When they got home Caroline had hardly moved. The sight of the small white exquisite limbs loosened in sleep always gave Martha acute pleasure. She covered them reluctantly, and went to the bedroom, There Douglas was already naked: a stout young man, very white, with ruddy-brown arms and knees and face. She hung about nervously and then took her nightclothes to undress in the bathroom.
‘We haven’t any contraceptives,’ she announced defiantly as she came back.
‘Well, that means you’ve been behaving yourself at least,’ he said, laughing hopefully, She got into bed beside him as if in a room full of strangers, tucking her feet in chastely with the nightgown around her ankles. ‘Have you, by the way?’ he asked casually.
‘As much or as little as you have,’ she said quickly, and then, as if she herself found this banner of feminism absurd, added a short unhappy laugh, Mistakenly encouraged by the laugh, he rolled over, prodded her in the ribs and said, ‘Ah come off it, Matty. Let’s take a chance for tonight.’
‘Oh no, you don’t,’ she exclaimed involuntarily.

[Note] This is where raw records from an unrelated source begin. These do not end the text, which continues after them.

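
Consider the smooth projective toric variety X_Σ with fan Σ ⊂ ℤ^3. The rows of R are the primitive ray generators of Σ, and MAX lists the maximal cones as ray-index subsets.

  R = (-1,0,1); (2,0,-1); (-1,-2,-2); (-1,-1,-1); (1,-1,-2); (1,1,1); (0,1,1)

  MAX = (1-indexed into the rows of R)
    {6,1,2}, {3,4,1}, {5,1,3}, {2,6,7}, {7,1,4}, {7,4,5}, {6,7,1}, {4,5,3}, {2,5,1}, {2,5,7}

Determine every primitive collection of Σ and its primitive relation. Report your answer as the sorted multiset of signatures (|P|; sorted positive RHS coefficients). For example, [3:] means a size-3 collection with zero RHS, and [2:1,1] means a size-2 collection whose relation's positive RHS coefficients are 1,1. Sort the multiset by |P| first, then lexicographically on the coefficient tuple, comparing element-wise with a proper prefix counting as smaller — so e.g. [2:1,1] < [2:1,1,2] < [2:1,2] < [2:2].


Σ has 9 primitive collections:

  {4,6}:  v_{4} + v_{6} = 0  so sig = [2:]
  {2,4}:  v_{2} + v_{4} = v_{5}  so sig = [2:1]
  {3,7}:  v_{3} + v_{7} = v_{4}  so sig = [2:1]
  {5,6}:  v_{5} + v_{6} = v_{2}  so sig = [2:1]
  {3,6}:  v_{3} + v_{6} = v_{1} + v_{5}  so sig = [2:1,1]
  {2,3}:  v_{2} + v_{3} = v_{1} + 2·v_{5}  so sig = [2:1,2]
  {1,5,7}:  v_{1} + v_{5} + v_{7} = 0  so sig = [3:]
  {1,2,7}:  v_{1} + v_{2} + v_{7} = v_{6}  so sig = [3:1]
  {1,4,5}:  v_{1} + v_{4} + v_{5} = v_{3}  so sig = [3:1]

Sorted signature multiset PRS(X):
{ [2:],  [2:1] ×3,  [2:1,1],  [2:1,2],  [3:],  [3:1] ×2 }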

‘Well, why not? It would be nice for Caroline to have a brother nearly her own age.’
‘You see no reason why I shouldn’t be made pregnant on the first night you’re home?’ she inquired in a fine cold voice. But it sounded forlorn.
He lay on his back, arms behind his head, looking at the ceiling. On his face was an ugly, angry look; he grinned after a while with ironic appreciation. ‘There’s no place like home,’ he produced at last.
At this Martha felt a confused sort of anguish, partly because she was unable to compete with the attractions of ‘the boys’, of whom he was thinking at that moment; partly because she was behaving like the unpleasant female who gave or withheld favours; partly because she thought there must be something very wrong with her not to want him. She turned out the light. There was moonlight splashing all over the bottom of the bed. She saw, for the first time that
season, the shape of the big wheel in the window - they must have set it up that morning. She suddenly wanted to cry.
He rolled over, and she understood that he had been by no means discouraged. She set herself to be as compliant as possible; to her astonishment, even a certain pride, he was not able to distinguish the difference between this and the real thing. Afterwards, full of childish affection and a gratitude which grated on her, he said, ‘I was careful, Matty.’